Como se sabe, hoje a principal fonte de energia elétrica no Brasil é a hidrelétrica, respondendo por cerca de 65% da oferta interna. Essa característica, apesar de representar uma vantagem ambiental e econômica para o país, também implica um maior risco de desabastecimento quando ocorrem períodos de estiagem prolongada como aquele que se observou nos últimos três anos.

 

Nessas condições, as fontes térmica e renováveis representam papel fundamental na segurança energética do Sistema Elétrico Nacional. Essas fontes complementares têm se mostrado cada vez mais importantes em face do esgotamento dos aproveitamentos hidrelétricos com grandes reservatórios de regulação plurianuais.

 

Por outro lado, a expansão da oferta realizada através dos leilões para compra de energia elétrica tem sido realizada por fonte, o que tem beneficiado o desenvolvimento das energias alternativas e evitado a competição entre fontes diferentes.
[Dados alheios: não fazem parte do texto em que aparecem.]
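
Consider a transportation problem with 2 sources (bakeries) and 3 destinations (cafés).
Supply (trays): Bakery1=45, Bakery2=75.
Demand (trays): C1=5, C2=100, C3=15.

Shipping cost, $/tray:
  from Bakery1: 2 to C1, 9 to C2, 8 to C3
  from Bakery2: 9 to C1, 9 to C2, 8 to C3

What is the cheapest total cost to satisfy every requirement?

1030

Optimal allocation:
  Bakery1 to C1: 5 × $2 = $10
  Bakery1 to C2: 25 × $9 = $225
  Bakery1 to C3: 15 × $8 = $120
  Bakery2 to C2: 75 × $9 = $675
Total = 10 + 225 + 120 + 675 = $1030.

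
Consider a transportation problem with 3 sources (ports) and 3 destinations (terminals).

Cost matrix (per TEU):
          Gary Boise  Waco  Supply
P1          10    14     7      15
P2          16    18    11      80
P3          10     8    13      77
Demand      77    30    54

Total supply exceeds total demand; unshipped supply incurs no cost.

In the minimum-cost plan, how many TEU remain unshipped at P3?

Minimum-cost shipments:
  P1→Gary: 15 × 10 = 150
  P2→Gary: 15 × 16 = 240
  P2→Waco: 54 × 11 = 594
  P3→Gary: 47 × 10 = 470
  P3→Boise: 30 × 8 = 240
Total cost = 1694.
P3 ships 77 of its 77, leaving 0.

0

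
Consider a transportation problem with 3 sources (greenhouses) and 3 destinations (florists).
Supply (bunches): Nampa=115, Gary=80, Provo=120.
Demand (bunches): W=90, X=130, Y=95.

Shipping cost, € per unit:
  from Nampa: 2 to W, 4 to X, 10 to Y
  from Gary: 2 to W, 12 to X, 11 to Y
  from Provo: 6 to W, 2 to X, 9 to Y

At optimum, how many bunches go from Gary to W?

80

The minimum-cost plan:
  Nampa->W: 10 bunches
  Nampa->X: 10 bunches
  Nampa->Y: 95 bunches
  Gary->W: 80 bunches
  Provo->X: 120 bunches
Total cost = €1410.
So Gary→W carries 80 bunches.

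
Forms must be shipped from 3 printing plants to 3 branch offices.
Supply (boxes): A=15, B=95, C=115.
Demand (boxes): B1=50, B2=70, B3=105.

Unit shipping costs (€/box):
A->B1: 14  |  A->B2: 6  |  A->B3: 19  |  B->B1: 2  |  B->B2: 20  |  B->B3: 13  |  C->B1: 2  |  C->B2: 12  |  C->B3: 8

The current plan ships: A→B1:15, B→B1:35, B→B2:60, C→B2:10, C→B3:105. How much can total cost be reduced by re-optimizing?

Current plan cost = 15·14 + 35·2 + 60·20 + 10·12 + 105·8 = €2440.
Optimal plan:
  A->B2: 15 × €6 = €90
  B->B1: 50 × €2 = €100
  B->B3: 45 × €13 = €585
  C->B2: 55 × €12 = €660
  C->B3: 60 × €8 = €480
Optimal cost = €1915.
Saving = 2440 − 1915 = €525.

525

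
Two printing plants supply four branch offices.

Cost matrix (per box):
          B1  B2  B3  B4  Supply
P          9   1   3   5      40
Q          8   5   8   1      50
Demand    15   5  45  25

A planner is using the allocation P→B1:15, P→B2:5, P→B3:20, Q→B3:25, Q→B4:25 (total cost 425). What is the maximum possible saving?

95

Current plan cost = 15·9 + 5·1 + 20·3 + 25·8 + 25·1 = 425.
Optimal plan:
  P to B3: 40 × 3 = 120
  Q to B1: 15 × 8 = 120
  Q to B2: 5 × 5 = 25
  Q to B3: 5 × 8 = 40
  Q to B4: 25 × 1 = 25
Optimal cost = 330.
Saving = 425 − 330 = 95.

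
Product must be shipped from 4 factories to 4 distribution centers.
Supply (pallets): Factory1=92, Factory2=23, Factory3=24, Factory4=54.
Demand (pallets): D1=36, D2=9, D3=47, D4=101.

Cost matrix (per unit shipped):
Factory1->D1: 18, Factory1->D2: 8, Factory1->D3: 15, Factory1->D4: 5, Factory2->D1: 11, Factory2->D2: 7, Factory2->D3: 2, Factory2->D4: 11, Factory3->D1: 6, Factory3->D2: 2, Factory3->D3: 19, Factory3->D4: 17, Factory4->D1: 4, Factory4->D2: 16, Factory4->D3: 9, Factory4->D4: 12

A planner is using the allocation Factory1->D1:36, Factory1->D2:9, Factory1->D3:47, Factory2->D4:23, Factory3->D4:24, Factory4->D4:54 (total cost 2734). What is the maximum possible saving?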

A prática equivocada de competição entre fontes, foi responsável por parte do atraso na implantação da energia solar, eólica e biomassa, cujo aproveitamento é indispensável em face das abundantes disponibilidades naturais que o país possui.

 

O mesmo ocorreu com a geração termelétrica. Desta forma, podemos concluir que se os empreendimentos de fontes complementares tivessem sido implantados a tempo e na quantidade adequada, poderiam ter mitigado grande parte dos problemas decorrentes da estiagem prolongada.

 

No entanto, paralelamente às restrições da geração hidrelétrica impostas pela estiagem e a consequente redução nos níveis e nos volumes armazenados nos reservatórios das usinas, o Brasil vive hoje uma profunda recessão econômica, que implicou na retração de aproximadamente 3% do Produto Interno Bruto Nacional ao longo de 2015. E tudo indica que valor dessa ordem de grandeza deve se repetir em 2016.

 

Essa situação representou um impacto direto no consumo de energia elétrica, que na média do país, teve uma retração de 5,6% se compararmos janeiro de 2015 com janeiro de 2016. Se considerarmos isoladamente a Região Sudeste, a mais industrializada do Brasil, a retração no consumo foi ainda maior, chegando a 7,1%, resultado dos quase 12% de redução na produção industrial nos últimos 12 meses.

 

Apesar disso, os reservatórios das hidrelétricas ainda não atingiram o volume ideal, e diversas termelétricas ainda continuam despachadas para recuperação dos volumes de água armazenada, de modo a garantir a segurança do Sistema.

 

Por outro lado, em face das chuvas abundantes nos últimos meses, os preços da energia spot caíram da ordem de R$ 388,00/MWh para cerca de R$ 30,00/MWh, impactando diretamente os preços do Mercado Livre de Energia, tanto no curto como no médio prazos.

 

Esse quadro acima exposto, passa a gerar muitas incertezas quanto a expansão da oferta de energia elétrica, uma vez que a retração da economia pode trazer postergação de leilões de compra e atrasos nos cronogramas de obras em andamento, principalmente devido ao fato das maiores empreiteiras do país estarem envolvidas em questões legais decorrentes de processos judiciais em andamento.

 

Desta forma, os investidores começam a reavaliar seus planos de negócios, aguardando definições na politica e na economia do país. No entanto, como os investimentos no setor de energia são todos de longo prazo, algumas oportunidades podem surgir para os mais ousados e que acreditam no fim do atual ciclo negativo e na recuperação da economia nos próximos anos.

 

António Bolognesi é mestre em Administração pela PUC Minas e especialista em Geração de Energia de fontes convencionais e renováveis possuindo uma experiência de mais de 35 anos no sector eléctrico brasileiro. É Diretor da Operman – Engenharia e Consultoria. Foi Director Presidente da EMAE - Empresa Metropolitana de Águas e Energia de São Paulo e Director  da CESP - Companhia Energética de São Paulo. Foi ainda  membro do Conselho de Administração do ONS - Operador Nacional do Sistema Elétrico e da  CPOS - Companhia Paulista Obras e Serviços.